Monday, December 16, 2013
When you pay the bills you are the boss except.....
This post is inspired by some of the questions raised by State Associations when they are running National events as seems to be the recent trend.
There was a case of a recent National event where a controversial Chief Arbiter was "appointed" by MCF and some other States were concerned about fairness. And then I was informed that this Chief Arbiter put down conditions that he did not want the State Association to appoint a Tournament Director since this means that he could be over-ruled in the event of a dispute over the running of the event.
So lets consider this case a little more carefully. The State Association running this event was not only the organiser but also the sponsor of the event. This means they pay the bills. They pay the Arbiter his fees. That simply means they call the shots as far as appointments go. The only jurisdiction the Chief Arbiter has is in the technical ruling of the Tournament itself. He has no other power. And certainly not to object to the appointment of the Tournament Director.

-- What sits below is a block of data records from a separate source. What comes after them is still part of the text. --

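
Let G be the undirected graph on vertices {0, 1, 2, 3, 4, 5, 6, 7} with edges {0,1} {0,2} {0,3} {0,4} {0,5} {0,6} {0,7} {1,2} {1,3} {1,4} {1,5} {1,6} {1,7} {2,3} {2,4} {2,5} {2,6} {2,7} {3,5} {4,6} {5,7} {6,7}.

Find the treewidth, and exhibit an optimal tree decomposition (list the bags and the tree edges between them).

Treewidth 4.
One optimal decomposition is:
Bags: B1 = {0, 1, 2, 6, 7}  B2 = {0, 1, 2, 5, 7}  B3 = {0, 1, 2, 3, 5}  B4 = {0, 1, 2, 4, 6}
Tree: B1–B2, B2–B3, B1–B4

The largest bag has 5 vertices, giving width 4; this decomposition certifies tw(G) ≤ 4. For the lower bound, the 5 vertices {0, 1, 2, 4, 6} are pairwise adjacent, and any tree decomposition puts a clique entirely inside one bag — forcing width ≥ 4. Therefore the treewidth is 4.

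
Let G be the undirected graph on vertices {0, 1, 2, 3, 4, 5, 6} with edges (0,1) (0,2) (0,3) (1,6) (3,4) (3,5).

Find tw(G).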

An aside. It has been my observation in recent events that some State Associations have taken it upon themselves to do all the keying in of results as well as execute the pairings of their Tournaments. I can only assume that this means that there are concerns for the reputation of their events despite them paying for those arbiters. Ref: Here. So that means inflated costs.
Perhaps MCF can assist in getting more arbiters without those type of baggages into the system to bring down costs to the State Associations if the trend continues for them to host National/International events.
Simply put, when you pay the bills you are the boss. Within reason of course.
However there is one clear exception. See here.
It was explained to me that a certain person got the sponsorship for the Team to play Myammar chess. Consider this. If you are a sponsor, can you pay for your players to represent the Country? Can you buy the spots? If this is true then does it not lend credence to what this MOE official was talking about? Here.
This is one clear case of when even though you pay the bills for the event, you are not the boss. Chess does not belong to you. Representing the Country cannot and must not be bought. That constitutes fraud to the Chess community and a betrayal of our Country.
Think about it. How can we raise strong players so long as these practices are continued? Where is the incentive to learn to play good chess? Even the State Associations are twisting themselves to try to keep their events clean from the hands of certain Arbiters.
Surely these simple things can be sorted out for the good of the sport. All it needs is a little clear thinking and a little courage.